For the first time in ages we camped at the park. Although the kit all unfolded fine, and the facilities were adequate it was horribly uncomfortable – way too hot and no airflow. Back in the bags it all went!
Conscious we’d rather screwed up by having backtrack to see the hefalumps, we pored over the map, google, etc, to plot our course. As we went further south, the majority of interest switches to the west coast of the peninsular. Not to mention a wee bit of political violence in Thailand’s extreme south east; one day, maybe, we’ll find another country everyone wants to be in. Not the UK, obviously, although that nice Ms Sturgeon shows no interest in AK47s, fortunately. Anyway, Phuket is the famous Andaman Sea resort, but we aimed a little further south, to Ao Nang, for our beach stop. Blue sea, check. Spectacular limestone islands, check. Golden sandy beaches, check. Following a surprisingly rainy spell, it’s still cloudy and often grey, but hot when the sun gets through, enough to entice some wonderfully wobbly derrieres out of jeans and into, or at least, almost into, itsy bitsy pieces of coloured Lycra (sorry, no pics).
Boats between beaches…
We’re planning to linger in Thailand until after the Thai new year on April 13-16. So we’ve hunkered down in the coastal town of Krabi, for a few day’s rest, and to join in the water fights. Apparently it’s a good time to keep off the roads – road casualties double over the period. There’s the same drink driving issues as at home, and also not everyone can concentrate….
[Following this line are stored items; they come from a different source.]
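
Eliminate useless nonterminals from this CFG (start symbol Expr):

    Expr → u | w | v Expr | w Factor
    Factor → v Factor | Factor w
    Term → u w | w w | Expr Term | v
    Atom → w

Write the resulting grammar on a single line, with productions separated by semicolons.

Expr → u | w | v Expr

Generating nonterminals: {Atom, Expr, Term}.
Reachable from Expr after that: {Expr}.
Removed useless symbols: {Atom, Factor, Term} and every production mentioning them.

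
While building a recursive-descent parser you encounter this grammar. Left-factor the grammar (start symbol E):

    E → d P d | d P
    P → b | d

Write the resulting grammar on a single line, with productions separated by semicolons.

E has alternatives sharing prefix 'd P': factor to E → d P E' with E' → d | ε.

E → d P E'; P → b | d; E' → d | ε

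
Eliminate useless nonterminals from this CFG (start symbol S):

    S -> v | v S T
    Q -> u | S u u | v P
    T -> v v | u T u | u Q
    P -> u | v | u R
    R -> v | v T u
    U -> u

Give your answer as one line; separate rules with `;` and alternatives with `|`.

Generating nonterminals: {P, Q, R, S, T, U}.
Reachable from S after that: {P, Q, R, S, T}.
Removed useless symbols: {U} and every production mentioning them.

S -> v | v S T; Q -> u | S u u | v P; T -> v v | u T u | u Q; P -> u | v | u R; R -> v | v T u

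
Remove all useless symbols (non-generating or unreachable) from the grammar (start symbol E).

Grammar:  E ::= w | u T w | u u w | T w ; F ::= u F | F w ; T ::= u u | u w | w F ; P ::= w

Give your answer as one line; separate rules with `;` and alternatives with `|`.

Generating nonterminals: {E, P, T}.
Reachable from E after that: {E, T}.
Removed useless symbols: {F, P} and every production mentioning them.

E ::= w | u T w | u u w | T w; T ::= u u | u w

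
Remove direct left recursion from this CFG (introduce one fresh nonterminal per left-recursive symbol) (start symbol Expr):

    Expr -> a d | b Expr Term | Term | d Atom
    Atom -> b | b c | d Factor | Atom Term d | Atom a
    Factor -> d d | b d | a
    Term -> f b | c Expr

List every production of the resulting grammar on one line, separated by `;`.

Atom is directly left-recursive.
For Atom: α = {Term d, a}, β = {b, b c, d Factor}. Rewrite as Atom → β Atom1 and Atom1 → α Atom1 | ε.

Expr -> a d | b Expr Term | Term | d Atom; Atom -> b Atom1 | b c Atom1 | d Factor Atom1; Factor -> d d | b d | a; Term -> f b | c Expr; Atom1 -> Term d Atom1 | a Atom1 | epsilon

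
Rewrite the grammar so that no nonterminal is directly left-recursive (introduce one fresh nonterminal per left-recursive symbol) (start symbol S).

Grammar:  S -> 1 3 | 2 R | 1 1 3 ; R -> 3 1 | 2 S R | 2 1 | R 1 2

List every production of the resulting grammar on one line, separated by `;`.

R is directly left-recursive.
For R: α = {1 2}, β = {3 1, 2 S R, 2 1}. Rewrite as R → β R' and R' → α R' | ε.

S -> 1 3 | 2 R | 1 1 3; R -> 3 1 R' | 2 S R R' | 2 1 R'; R' -> 1 2 R' | ε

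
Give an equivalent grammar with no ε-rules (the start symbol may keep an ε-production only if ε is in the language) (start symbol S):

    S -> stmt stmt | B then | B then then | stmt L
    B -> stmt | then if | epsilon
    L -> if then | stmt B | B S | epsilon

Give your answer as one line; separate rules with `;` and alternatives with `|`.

S -> stmt stmt | B then | then | B then then | then then | stmt L | stmt; B -> stmt | then if; L -> if then | stmt B | stmt | B S | S

The nullable symbols are {B, L}.
ε ∉ L(G), so no ε-production is kept.
Expand every rule over subsets of its nullable positions: S → B then gives B then | then. S → B then then gives B then then | then then. S → stmt L gives stmt L | stmt. L → stmt B gives stmt B | stmt.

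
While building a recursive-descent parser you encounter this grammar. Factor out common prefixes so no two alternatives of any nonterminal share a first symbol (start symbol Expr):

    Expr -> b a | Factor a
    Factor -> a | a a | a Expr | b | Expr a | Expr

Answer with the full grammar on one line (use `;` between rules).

Expr -> b a | Factor a; Factor -> b | a Factor1 | Expr Factor2; Factor1 -> ε | a | Expr; Factor2 -> a | ε

Factor has alternatives sharing prefix 'a': factor to Factor → a Factor1 with Factor1 → ε | a | Expr.
Factor has alternatives sharing prefix 'Expr': factor to Factor → Expr Factor2 with Factor2 → a | ε.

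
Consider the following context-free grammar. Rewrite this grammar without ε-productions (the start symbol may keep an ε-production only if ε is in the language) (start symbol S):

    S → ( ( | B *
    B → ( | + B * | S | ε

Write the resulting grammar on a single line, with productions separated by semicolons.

The nullable symbols are {B}.
ε ∉ L(G), so no ε-production is kept.
For each production, add variants omitting each subset of nullable occurrences: S → B * gives B * | *. B → + B * gives + B * | + *.

S → ( ( | B * | *; B → ( | + B * | + * | S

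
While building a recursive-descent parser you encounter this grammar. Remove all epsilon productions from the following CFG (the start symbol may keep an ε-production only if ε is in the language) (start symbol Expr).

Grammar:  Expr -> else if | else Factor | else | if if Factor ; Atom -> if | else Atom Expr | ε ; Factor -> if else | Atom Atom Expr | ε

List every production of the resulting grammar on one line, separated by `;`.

Nullable set = {Atom, Factor}.
ε ∉ L(G), so no ε-production is kept.
For each production, add variants omitting each subset of nullable occurrences: Expr → else Factor gives else Factor | else. Expr → if if Factor gives if if Factor | if if. Atom → else Atom Expr gives else Atom Expr | else Expr. Factor → Atom Atom Expr gives Atom Atom Expr | Atom Expr | Expr.

Expr -> else if | else Factor | else | if if Factor | if if; Atom -> if | else Atom Expr | else Expr; Factor -> if else | Atom Atom Expr | Atom Expr | Expr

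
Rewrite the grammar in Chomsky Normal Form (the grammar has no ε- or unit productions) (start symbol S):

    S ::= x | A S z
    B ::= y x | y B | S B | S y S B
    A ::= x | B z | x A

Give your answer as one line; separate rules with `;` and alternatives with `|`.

Introduce a nonterminal for each terminal appearing in a rule of length ≥ 2: X1 → z, X2 → y, X3 → x.
Binarize each right-hand side of length ≥ 3 by chaining fresh nonterminals (Y1, Y2, …): affected rules were S → A S X1; B → S X2 S B.

S ::= x | A Y1; B ::= X2 X3 | X2 B | S B | S Y2; A ::= x | B X1 | X3 A; X1 ::= z; X2 ::= y; X3 ::= x; Y1 ::= S X1; Y2 ::= X2 Y3; Y3 ::= S B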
Travelling the world isn’t what it was. Not only are we frequently referring to the Garmin bike navigator, Kindle’s lightweight version of Lonely Planet’s weighty and dog-eared tomes, online sources, and Google Maps and Open Street Map, but Gid (foolishly?) joined a WhatsApp chat group, which generates a background hum of mostly European gap-yearers on bikes in SE Asia, all discussing the best roads for each segment, and how to get a wheel fixed in rural Cambodia. It’s all good info, but we all seem so unromantically well informed, compared to long haulers tales in books (not blogs!) from the eighties and nineties. Plus many of these smooth asphalt roads didn’t exist back then… So, we make our choices, based on a deluge of information. And skip by so much, waving and crying out, “Can’t stop there this time“. I wonder if there will be another?